En 1154 Hovhannes meurt et sera enterré sur ce site.
Alors la deuxième église de Sourb Karapet sera édifiée entre 1216 et 1227 à un jet de pierre de la Sourb Karapet originale (détruite par un séisme) sur ordre du prince Liparit Orbelian. Sous les auspices de cette noble famille qui gouverna la région de Siounik, le complexe était le lieu de résidence des évêques de cette région, avec son scriptorium qui produisit des miniatures avec une présence religieuse permanente jusqu’au XIXe siècle.
La façade occidentale de Sourb Karapet (dans le tympan supérieur au sommet pointu) est étonnante avec la représentation humaine de Dieu, avec ses yeux en amande, créant Adam à son image auquel une colombe donne le souffle de la vie avec la scène de la crucifixion et la présence de la Vierge qui évoque que l’humanité perdue par le péché du premier homme sera sauvée grâce au sacrifice du Christ.
Vous trouverez aussi, au mur nord de cette église, un ajout: La chapelle Sourb Grigor qui contient d’autres tombes de la famille princière.
Et puis je reviens à «l’oratoire» de Sourb Astvatsatsin (Sainte Mère de Dieu).
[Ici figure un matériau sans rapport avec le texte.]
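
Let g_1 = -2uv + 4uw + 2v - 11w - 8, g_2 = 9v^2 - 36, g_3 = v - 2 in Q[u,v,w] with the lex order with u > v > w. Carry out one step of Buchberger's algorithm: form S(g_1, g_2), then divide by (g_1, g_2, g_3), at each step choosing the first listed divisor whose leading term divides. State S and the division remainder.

lcm(LM(g_1), LM(g_2)) = uv^2.
S = (lcm/LT(g_1))·g_1 − (lcm/LT(g_2))·g_2 = -2uvw + 4u - v^2 + 11/2vw + 4v.
Reduce S modulo (g_1, g_2, g_3) in that order:
  leading term uvw: subtract (w)·g_1 from -2uvw + 4u - v^2 + 11/2vw + 4v → -4uw^2 + 4u - v^2 + 7/2vw + 4v + 11w^2 + 8w
  leading term uw^2: no divisor's leading term divides it; move -4uw^2 to the remainder.
  leading term u: no divisor's leading term divides it; move 4u to the remainder.
  leading term v^2: subtract (-1/9)·g_2 from -v^2 + 7/2vw + 4v + 11w^2 + 8w → 7/2vw + 4v + 11w^2 + 8w - 4
  leading term vw: subtract (7/2w)·g_3 from 7/2vw + 4v + 11w^2 + 8w - 4 → 4v + 11w^2 + 15w - 4
  leading term v: subtract (4)·g_3 from 4v + 11w^2 + 15w - 4 → 11w^2 + 15w + 4
  leading term w^2: no divisor's leading term divides it; move 11w^2 to the remainder.
  leading term w: no divisor's leading term divides it; move 15w to the remainder.
  leading term 1: no divisor's leading term divides it; move 4 to the remainder.
The remainder -4uw^2 + 4u + 11w^2 + 15w + 4 is nonzero, so it would be added as the next basis element.

S(g_1, g_2) = -2uvw + 4u - v^2 + 11/2vw + 4v; remainder on division = -4uw^2 + 4u + 11w^2 + 15w + 4.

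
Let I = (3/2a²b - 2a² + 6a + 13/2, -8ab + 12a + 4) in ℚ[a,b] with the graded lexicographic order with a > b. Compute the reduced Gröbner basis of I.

G = {b² - 129/52b + 77/52, a + 52b - 51}

f_1 = 3/2a²b - 2a² + 6a + 13/2, LT = a²b.
f_2 = -8ab + 12a + 4, LT = ab.

S(f_1,f_2): lcm = a²b. S = ⅙a² + 9/2a + 13/3.
  reduce S modulo (f_1, f_2):
  remainder ⅙a² + 9/2a + 13/3 ≠ 0; add g_3 = ⅙a² + 9/2a + 13/3 to the basis.

S(f_1,g_3): lcm = a²b. S = -4/3a² - 27ab + 4a - 26b + 13/3.
  reduce S modulo (f_1, f_2, g_3):
  remainder -½a - 26b + 51/2 ≠ 0; add g_4 = -½a - 26b + 51/2 to the basis.

S(f_2,g_4): lcm = ab. S = -52b² - 3/2a + 51b - ½.
  reduce S modulo (f_1, f_2, g_3, g_4):
  remainder -52b² + 129b - 77 ≠ 0; add g_5 = -52b² + 129b - 77 to the basis.

The other S-polynomials (S(f_2,g_3), S(f_1,g_4), S(g_3,g_4), S(f_1,g_5), S(f_2,g_5), S(g_3,g_5), S(g_4,g_5)) all reduce to 0 modulo the current basis, so we have a Gröbner basis.
Inter-reduce: drop elements whose leading term is divisible by another's, tail-reduce, and make monic.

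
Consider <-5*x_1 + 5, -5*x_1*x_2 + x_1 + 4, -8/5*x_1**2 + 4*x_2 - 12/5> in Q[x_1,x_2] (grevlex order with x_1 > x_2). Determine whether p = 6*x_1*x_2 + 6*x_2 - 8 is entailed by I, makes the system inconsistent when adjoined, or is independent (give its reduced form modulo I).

First compute the reduced Gröbner basis of I by Buchberger's algorithm.
f_1 = -5*x_1 + 5, LT = x_1.
f_2 = -5*x_1*x_2 + x_1 + 4, LT = x_1*x_2.
f_3 = -8/5*x_1**2 + 4*x_2 - 12/5, LT = x_1**2.

S(f_1,f_2): lcm = x_1*x_2. S = 1/5*x_1 - x_2 + 4/5.
  reduce S modulo (f_1, f_2, f_3):
  remainder -x_2 + 1 ≠ 0; add h_4 = -x_2 + 1 to the basis.

The other S-polynomials (S(f_1,f_3), S(f_2,f_3), S(f_1,h_4), S(f_2,h_4), S(f_3,h_4)) all reduce to 0 modulo the current basis, so we have a Gröbner basis.
Inter-reduce: drop elements whose leading term is divisible by another's, tail-reduce, and make monic.
Reduced Gröbner basis: {x_1 - 1, x_2 - 1}.
Label its elements g_1 = x_1 - 1, g_2 = x_2 - 1.

Reduce p = 6*x_1*x_2 + 6*x_2 - 8 modulo G:
  leading term x_1*x_2: subtract (6*x_2)·g_1 from 6*x_1*x_2 + 6*x_2 - 8 → 12*x_2 - 8
  leading term x_2: subtract (12)·g_2 from 12*x_2 - 8 → 4
  leading term 1: no divisor's leading term divides it; move 4 to the remainder.
  normal form = 4.
The normal form is nonzero, so p ∉ I. Since p minus its normal form lies in I, I + (p) = I + (r) where r = 4; decide whether this ideal is the whole ring.
Here r = 4 is a nonzero constant, hence a unit: 1 ∈ I + (p), the Gröbner basis of I + (p) is {1}, and the enlarged system has no common solution — adjoining p is inconsistent.

Adjoining 6*x_1*x_2 + 6*x_2 - 8 makes the ideal the whole ring: the system is inconsistent.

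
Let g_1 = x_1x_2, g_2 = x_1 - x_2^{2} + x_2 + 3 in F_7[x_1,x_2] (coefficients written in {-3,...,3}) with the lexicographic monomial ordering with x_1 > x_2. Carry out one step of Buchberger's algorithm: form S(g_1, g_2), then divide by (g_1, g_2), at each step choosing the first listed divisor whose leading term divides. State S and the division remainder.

S(g_1, g_2) = x_2^{3} - x_2^{2} - 3x_2; remainder on division = x_2^{3} - x_2^{2} - 3x_2.

lcm(LM(g_1), LM(g_2)) = x_1x_2.
S = (lcm/LT(g_1))·g_1 − (lcm/LT(g_2))·g_2 = x_2^{3} - x_2^{2} - 3x_2.
Reduce S modulo (g_1, g_2) in that order:
  leading term x_2^{3}: no divisor's leading term divides it; move x_2^{3} to the remainder.
  leading term x_2^{2}: no divisor's leading term divides it; move -x_2^{2} to the remainder.
  leading term x_2: no divisor's leading term divides it; move -3x_2 to the remainder.
The remainder x_2^{3} - x_2^{2} - 3x_2 is nonzero, so it would be added as the next basis element.
This is the inner loop of Buchberger's algorithm — each nonzero remainder becomes a new basis element.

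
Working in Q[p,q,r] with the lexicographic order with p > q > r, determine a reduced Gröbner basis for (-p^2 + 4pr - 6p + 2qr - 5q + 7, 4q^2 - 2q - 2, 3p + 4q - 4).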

Un oratoire est en fait une chapelle privée avec un accès volontairement assez difficile au second niveau d’un bâtiment: C’est un mausolée dynastique réservé aux seuls membres de la famille princière locale et des hauts dignitaires du clergé. C’est la raison pour laquelle il est situé assez haut.
On retrouve ce procédé dans certains édifices musulmans Seldjoukides ou même à Eghvard (à 15 kms d’Erevan): Dans la chapelle Sourb Astvatsatsin (Sainte Mère de Dieu) où les escaliers sont visibles au niveau de l’entrée, mais juste tout en haut dans l’appareil du mur (3 marches de part et d’autres) et donc nous pouvons imaginer que les fidèles «autorisés» n’y avaient accès que par des échelles de bois,
Donc à Noravank, Sourb Astvatsatsin, est en réalité une église commémorative, financée par le prince Burtel Orbelian, un monument funéraire, sans rez-de-chaussée mais uniquement un rez inférieur qui est un caveau familial, et pour nous un lieu de recueillement, et encore son étage supérieur (en forme de croix) qui est accessible uniquement avec ses fameux escaliers en façade.
Sourb Astvatsatsin (Sainte Mère de Dieu) est l’œuvre de Momik, un architecte, un sculpteur, un miniaturiste, un enlumineur qui l’a entièrement conçu et ce fut aussi son œuvre posthume, son tombeau est proche de l’église et si nous ne connaissons pas sa date de naissance nous savons qu’il est mort en 1333.
Momik se distingue par ses Khatchkars, ses «dentelles de pierre» et la finesse de ses sculptures par l’emploi d’un outil: Le trépan, qui permet une sculpture tout en finesse et en précisions extrêmes.
Vous trouverez l’un de ces khatchkars à Etchmiadzine, ses manuscrits qu’il a enluminés sont présentés à Vienne (au centre mékhitariste), aussi au Matenadaran.
J’ajoute pour finir, que Noravank mais aussi la haute vallée de l’Amaghou sont placés depuis 1996 sur la liste arménienne du patrimoine mondial de l’UNESCO.
Alors, avant de vous quitter voici le programme pour l’un de vos futures voyages en Arménie:
En partant d’Erevan, direction le monastère de Khor-Virap, le creuset de notre religion, ensuite quelques photos du mont Ararat et direction Areni: Quand il y a du bon vin la gastronomie n’est pas loin! Et vous déjeunerez ici avec pourquoi pas la visite de la grotte, le lieu emblématique où fut produit pour la première fois, le vin, il y 5 500 ans…
Ensuite direction Noravank et retour à Erevan.